The Covid-19 pandemic forced most organisations and refugee service providers, including the UNHCR Egypt office, to close offices in preference for remote working. Further, the UNHCR came to rely on online communications such as via zoom including in conducting interviews with refugees. During this period, the handling of refugees’ applications and the conduct of awareness raising sessions were held through online video and audio-conferencing platforms. In spite of this adaptation, most of this work was stalled by connectivity and accessibility challenges faced by the refugees.
The Right to Education
With the pandemic effects of quarantines and lock downs, virtual life became inevitable for common activities including education. Many education institutions have embraced distance learning which is majorly reliant on internet access and connectivity. The UNHCR –Egypt Fact sheet for July 2020 notes that more than half of all refugees and asylum-seekers registered with UNHCR are children and youths of school age.
However, the digital approach raises questions as to whether refugee students can afford and are accessing the education delivered via digital platforms. As the UNHCR has noted, most of the refugee and host communities have limited access to hardware devices, and connectivity is thus prohibitively expensive. Additionally, lack of access also limits acquisition/development of the digital literacy and skills required by teachers, students, and their communities to make the most of the available learning resources.
The United Nations Children’s Fund (UNICEF) has proposed some solutions, including the use and prioritisation of digital and broadcast remote learning policies to universally address the needs of all households and to accommodate situations where children do not have the necessary technological assets at home, through deliberate policies that facilitate infrastructure development in technology for displaced persons and children in remote and rural areas and those displaced by emergencies.
Conclusion and Recommendations
The high costs of computers and smartphones and of accessing the internet have left most refugees without connectivity. Similarly, enabling tools like SIM cards are usually hard to access for refugees without official documents.
Refugees have a right to access the internet and to enjoy all digital rights and freedoms. Accordingly, there should be the necessary infrastructure to enable access to services and information. However, the impediments that came because of Covid-19 have fundamentally affected online activities including learning for refugees.
The Egyptian government is therefore urged to take all measures that aim to ensure accessible and affordable internet to all individuals including refugees whose health and education continue to be greatly threatened by the Covid-19 pandemic.
Specifically, the government and responsible agencies such as the UNHCR should double their efforts to ensure that refugee communities have access to SIM cards to facilitate easy internet access by easing on the stringent requirements to register for SIM cards. In this regard, the government should allow refugees to use their UNHCR-issued identity cards to register for telephone and internet services.

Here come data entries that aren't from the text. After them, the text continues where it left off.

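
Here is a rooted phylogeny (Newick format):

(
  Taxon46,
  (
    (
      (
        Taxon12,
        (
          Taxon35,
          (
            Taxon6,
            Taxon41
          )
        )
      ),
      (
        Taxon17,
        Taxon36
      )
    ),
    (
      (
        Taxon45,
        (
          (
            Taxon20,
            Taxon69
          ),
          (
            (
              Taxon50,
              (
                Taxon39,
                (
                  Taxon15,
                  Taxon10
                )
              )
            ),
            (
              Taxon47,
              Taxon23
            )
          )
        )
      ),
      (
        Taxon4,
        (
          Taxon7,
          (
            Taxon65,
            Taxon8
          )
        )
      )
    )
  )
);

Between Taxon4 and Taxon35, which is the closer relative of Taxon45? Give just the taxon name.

Taxon4

The MRCA of Taxon45 and Taxon4 subtends ((Taxon45,((Taxon20,Taxon69),((Taxon50,(Taxon39,(Taxon15,Taxon10))),(Taxon47,Taxon23)))),(Taxon4,(Taxon7,(Taxon65,Taxon8)))) (13 taxa).
The MRCA of Taxon45 and Taxon35 subtends (((Taxon12,(Taxon35,(Taxon6,Taxon41))),(Taxon17,Taxon36)),((Taxon45,((Taxon20,Taxon69),((Taxon50,(Taxon39,(Taxon15,Taxon10))),(Taxon47,Taxon23)))),(Taxon4,(Taxon7,(Taxon65,Taxon8))))) (19 taxa).
The first is nested inside the second, so Taxon45 shares a more recent common ancestor with Taxon4.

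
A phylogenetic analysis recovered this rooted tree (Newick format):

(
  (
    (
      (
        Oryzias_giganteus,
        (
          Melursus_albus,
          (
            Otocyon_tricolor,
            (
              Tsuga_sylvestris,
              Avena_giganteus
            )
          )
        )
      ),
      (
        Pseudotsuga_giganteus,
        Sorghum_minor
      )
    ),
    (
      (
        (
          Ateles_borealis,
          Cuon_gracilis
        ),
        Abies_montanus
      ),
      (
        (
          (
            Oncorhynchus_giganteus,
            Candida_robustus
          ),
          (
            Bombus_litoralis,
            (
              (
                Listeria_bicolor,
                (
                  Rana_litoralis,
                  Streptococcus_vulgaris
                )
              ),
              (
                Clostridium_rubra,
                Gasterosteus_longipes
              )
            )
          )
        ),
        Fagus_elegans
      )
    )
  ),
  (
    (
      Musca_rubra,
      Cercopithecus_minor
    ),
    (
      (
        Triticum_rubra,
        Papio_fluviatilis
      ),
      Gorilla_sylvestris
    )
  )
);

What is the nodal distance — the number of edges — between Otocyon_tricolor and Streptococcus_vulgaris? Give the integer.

The MRCA of Otocyon_tricolor and Streptococcus_vulgaris is the node subtending (((Oryzias_giganteus,(Melursus_albus,(Otocyon_tricolor,(Tsuga_sylvestris,Avena_giganteus)))),(Pseudotsuga_giganteus,Sorghum_minor)),(((Ateles_borealis,Cuon_gracilis),Abies_montanus),(((Oncorhynchus_giganteus,Candida_robustus),(Bombus_litoralis,((Listeria_bicolor,(Rana_litoralis,Streptococcus_vulgaris)),(Clostridium_rubra,Gasterosteus_longipes)))),Fagus_elegans))).
From Otocyon_tricolor up to that node: 5 branches. From Streptococcus_vulgaris up to the same node: 8 branches. Total: 5 + 8 = 13.

13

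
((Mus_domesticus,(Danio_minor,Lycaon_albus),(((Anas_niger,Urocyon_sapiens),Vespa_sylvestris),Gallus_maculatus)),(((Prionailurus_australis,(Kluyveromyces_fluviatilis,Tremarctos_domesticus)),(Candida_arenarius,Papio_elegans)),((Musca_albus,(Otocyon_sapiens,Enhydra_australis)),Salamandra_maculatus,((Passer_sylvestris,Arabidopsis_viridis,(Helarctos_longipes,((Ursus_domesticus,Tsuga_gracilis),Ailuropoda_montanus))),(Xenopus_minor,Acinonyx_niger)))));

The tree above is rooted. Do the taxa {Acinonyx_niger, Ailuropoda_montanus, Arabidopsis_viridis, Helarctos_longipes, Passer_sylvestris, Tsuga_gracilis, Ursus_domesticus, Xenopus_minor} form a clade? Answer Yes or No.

The most recent common ancestor of these taxa subtends ((Passer_sylvestris,Arabidopsis_viridis,(Helarctos_longipes,((Ursus_domesticus,Tsuga_gracilis),Ailuropoda_montanus))),(Xenopus_minor,Acinonyx_niger)).
That clade has exactly 8 tips — every listed taxon and nothing else — so the group is monophyletic.

Yes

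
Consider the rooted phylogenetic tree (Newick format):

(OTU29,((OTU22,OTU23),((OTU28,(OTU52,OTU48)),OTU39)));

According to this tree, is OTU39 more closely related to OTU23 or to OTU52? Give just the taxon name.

The MRCA of OTU39 and OTU52 subtends ((OTU28,(OTU52,OTU48)),OTU39) (4 taxa).
The MRCA of OTU39 and OTU23 subtends ((OTU22,OTU23),((OTU28,(OTU52,OTU48)),OTU39)) (6 taxa).
The first is nested inside the second, so OTU39 shares a more recent common ancestor with OTU52.

OTU52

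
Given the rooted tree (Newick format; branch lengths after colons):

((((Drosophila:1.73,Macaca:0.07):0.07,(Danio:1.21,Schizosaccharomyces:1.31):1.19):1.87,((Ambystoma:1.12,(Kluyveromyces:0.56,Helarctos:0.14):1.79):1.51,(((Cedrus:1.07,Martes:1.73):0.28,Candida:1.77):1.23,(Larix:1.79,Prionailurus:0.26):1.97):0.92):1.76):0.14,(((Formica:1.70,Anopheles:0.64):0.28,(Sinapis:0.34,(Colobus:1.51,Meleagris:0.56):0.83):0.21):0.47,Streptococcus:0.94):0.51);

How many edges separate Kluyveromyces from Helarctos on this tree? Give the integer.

2

The MRCA of Kluyveromyces and Helarctos is the node subtending (Kluyveromyces,Helarctos).
From Kluyveromyces up to that node: 1 branch. From Helarctos up to the same node: 1 branch. Total: 1 + 1 = 2.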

Additionally, it is critical that measures are taken to ensure that refugee students do not miss out on education by providing the necessary digital technologies to enable them attend school and sit for their examinations.
Mohamed Farahat is a 2020 CIPESA Fellow. He is an Egyptian human rights lawyer, specialising in refugees and migration. As part of the fellowship, he is documenting inclusion of refugees in the technology-based responses to the Covid-19 pandemic in Egypt; and the role of the judiciary in the internet freedom landscape in North Africa.